In diesen Tagen musste ich an einen Text aus dem Prophetenbuch Jesaja denken, in dem es heißt: Trümmerstätten werden wieder aufgebaut und Ruinen werden bewohnbar gemacht (vgl. Jes 58,12). Ein Text, den ich derzeit ganz anders und neu lese. Der Prophet spricht von einem Licht der Hoffnung in der Dunkelheit. Aber er bindet diese Tatsache an etwas sehr Konkretes. In den vorausgehenden Versen heißt es: „Wenn du der Unterdrückung bei dir ein Ende machst, auf keinen mit dem Finger zeigst und niemand verleumdest (…) dann geht im Dunkeln ein Licht auf, und deine Finsternis wird hell wie der Mittag“ (Jes 58,9b-10).

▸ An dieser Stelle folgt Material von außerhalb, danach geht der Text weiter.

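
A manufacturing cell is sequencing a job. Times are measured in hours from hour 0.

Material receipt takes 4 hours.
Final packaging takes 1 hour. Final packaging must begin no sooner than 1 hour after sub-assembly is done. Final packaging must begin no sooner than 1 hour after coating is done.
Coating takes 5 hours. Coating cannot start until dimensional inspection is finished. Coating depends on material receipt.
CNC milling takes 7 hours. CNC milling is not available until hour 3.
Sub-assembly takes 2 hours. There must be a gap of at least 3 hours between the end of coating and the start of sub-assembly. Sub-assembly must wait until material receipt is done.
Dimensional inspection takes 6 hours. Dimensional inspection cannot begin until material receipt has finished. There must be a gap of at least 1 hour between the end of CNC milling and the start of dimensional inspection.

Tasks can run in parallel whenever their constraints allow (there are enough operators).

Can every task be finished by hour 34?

Yes

CNC milling cannot begin until its own release at hour 3. It runs from hour 3 to 3 + 7 = hour 10.
Material receipt has no prerequisites, so it starts at hour 0 and finishes at hour 4.
Dimensional inspection needs all of material receipt (finishes hour 4); CNC milling (finishes hour 10, plus 1-hour gap → hour 11). That puts its earliest start at hour 11; it finishes at 11 + 6 = hour 17.
For coating: dimensional inspection (finishes hour 17); material receipt (finishes hour 4). Taking the maximum gives a start of hour 17, and it finishes at 17 + 5 = hour 22.
For sub-assembly: coating (finishes hour 22, plus 3-hour gap → hour 25); material receipt (finishes hour 4). Taking the maximum gives a start of hour 25, and it finishes at 25 + 2 = hour 27.
For final packaging: sub-assembly (finishes hour 27, plus 1-hour gap → hour 28); coating (finishes hour 22, plus 1-hour gap → hour 23). Taking the maximum gives a start of hour 28, and it finishes at 28 + 1 = hour 29.
Every task is finished by hour 29, which is no later than the deadline of 34, so the schedule is feasible.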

Das Volk Israel dachte in der nachexilischen Zeit, es könne Gott durch Buß- und Fasttage beeinflussen, um auch fortan des Segens Gottes gewiss zu sein. Es musste aber lernen, dass es nicht darum geht, Gott zu verändern, sondern im Volk selbst braucht es ein Umdenken im Innern des Menschen.

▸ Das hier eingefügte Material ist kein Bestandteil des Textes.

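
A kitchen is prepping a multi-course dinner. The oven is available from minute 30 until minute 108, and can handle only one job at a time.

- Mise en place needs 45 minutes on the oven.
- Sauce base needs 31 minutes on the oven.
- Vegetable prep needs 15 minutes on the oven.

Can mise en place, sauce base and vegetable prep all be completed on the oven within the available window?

The oven window is 108 − 30 = 78 minutes.
Running back to back, the jobs need 45 + 31 + 15 = 91 minutes on the oven.
Since 91 > 78, they cannot all fit.

No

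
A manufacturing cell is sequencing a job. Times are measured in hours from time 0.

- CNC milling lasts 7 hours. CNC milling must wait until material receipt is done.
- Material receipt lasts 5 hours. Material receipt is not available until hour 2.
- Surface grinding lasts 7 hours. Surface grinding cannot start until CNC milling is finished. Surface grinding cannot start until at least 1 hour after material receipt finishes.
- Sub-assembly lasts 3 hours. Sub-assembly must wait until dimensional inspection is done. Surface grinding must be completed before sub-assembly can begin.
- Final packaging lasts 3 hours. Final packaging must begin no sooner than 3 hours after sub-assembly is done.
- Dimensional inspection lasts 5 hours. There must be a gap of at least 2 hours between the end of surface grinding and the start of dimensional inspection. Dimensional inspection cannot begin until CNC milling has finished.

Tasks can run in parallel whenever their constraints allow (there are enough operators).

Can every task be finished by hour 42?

Yes

After its own release at hour 2, material receipt can start at hour 2 and finishes at hour 7.
CNC milling cannot begin until material receipt (finishes hour 7). It runs from hour 7 to 7 + 7 = hour 14.
For surface grinding: CNC milling (finishes hour 14); material receipt (finishes hour 7, plus 1-hour gap → hour 8). Taking the maximum gives a start of hour 14, and it finishes at 14 + 7 = hour 21.
Dimensional inspection needs all of surface grinding (finishes hour 21, plus 2-hour gap → hour 23); CNC milling (finishes hour 14). That puts its earliest start at hour 23; it finishes at 23 + 5 = hour 28.
Sub-assembly needs all of dimensional inspection (finishes hour 28); surface grinding (finishes hour 21). That puts its earliest start at hour 28; it finishes at 28 + 3 = hour 31.
After sub-assembly (finishes hour 31, plus 3-hour gap → hour 34), final packaging can start at hour 34 and finishes at hour 37.
Every task is finished by hour 37, which is no later than the deadline of 42, so the schedule is feasible.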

Auch wir sind in der Fastenzeit dazu eingeladen, uns zu besinnen und Gott neu in Blick zu nehmen. Jesaja fordert dabei vom Volk Israel ein neues Leben in der konkreten Situation des Alltags. Für uns könnte das heißen: Christsein und Dame und Ritter im Orden vom Heiligen Grab zu Jerusalem sein bedeutet, den Einsatz für den ganz konkreten Nächsten zu wagen, damit sich Gottes Heil in der Welt durchsetzen kann.

Eine Wegweisung

In einer persönlichen und auch allgemein erfahrenen Zeit der Krise hat Dietrich Bonhoeffer drei Punkte genannt, die wesentlich eine solche christliche Grundhaltung prägen, die das eben Bedachte noch etwas pointierter benennen:

Zum Tauftag seines Neffen Dietrich Wilhelm Rüdiger Bethge schreibt er aus der Tegeler Haft im Jahr 1944:

„Was Versöhnung (…) heißt, ist so schwer und so fern, dass wir kaum mehr wagen davon zu sprechen. (…) Die Sache der Christen wird eine stille und verborgene sein; aber es wird Menschen geben, die beten und das Gerechte tun und auf Gottes Zeit warten“ (Widerstand und Ergebung, S. 435-436).  

In diesen Worten ist weniger eine fertige Antwort auf die Fragen gegeben, die die konkrete Zeit aufwerfen. Aber es ist ein solidarischer Weg benannt, den es zu gehen gilt.

Beten

Wenn uns die Erfahrung der gegenwärtigen Not die Sprache verschlägt, dann gibt das Gebet die Worte. Manchmal helfen die Worte der Psalmen. Ich denke auch hier an die vielfältigen Gebetsvorschläge in unserem Ordensgebetbuch. Das Gebet bringt uns in Kommunikation mit Gott. Es öffnet uns den Himmel, und es macht den Betenden ruhiger und hoffnungsvoller. Es macht mutiger. Manchmal ändert es zuerst den Betenden selbst, so dass er die Welt ein wenig zum Guten verändern kann.

Tun des Gerechten

DasTun des Gerechten steht in unmittelbarem Zusammenhang mit dem Gebet. Für wen ich gebetet habe, den kann ich nicht mehr vergessen. Wen ich im Gebet vor Gott gebracht habe, den stellt mir Gott zur Seite: „…besonders die Christen im Heiligen Land“ (vgl. Ordensgebet). Gott antwortet nicht magisch auf unser Beten, er nimmt vielmehr uns Betende in Anspruch.

Warten auf Gottes Zeit

Der dritte Punkt, den Bonhoeffer nennt, ist vielleicht am schwersten zu beschreiben. Und doch nennt er die alles entscheidende Voraussetzung für das Gebet und das Tun des Gerechten.

Ein grundlegender Ansatz im theologischen Denken Bonhoeffers ist seine Bezugnahme zur Menschwerdung Gottes. Im Blick auf die Not der Menschheit ist Gott bereit, aus seiner Ewigkeit in die Zeit zu kommen. Er bringt dadurch sein Für-Sein, seine Bereitschaft, dem Menschen Anteil an seiner eigenen unvergänglichen Lebensfülle zu geben, zum Ausdruck. Allein darin liegen der Grund und der Orientierungspunkt für alles Beten und menschliches Handeln: Es ist die Erfahrung der Barmherzigkeit Gottes, aus der auch wir die Kraft schöpfen, „Hoffnung und Zuversicht zu schenken“ (Ordensgebet).

Wo aus dieser Erfahrung selbst Barmherzigkeit geübt wird, so sagt es der Prophet Jesaja, ist die Hoffnung greifbar. Liegt nicht genau darin der Grund eines künftigen Friedens?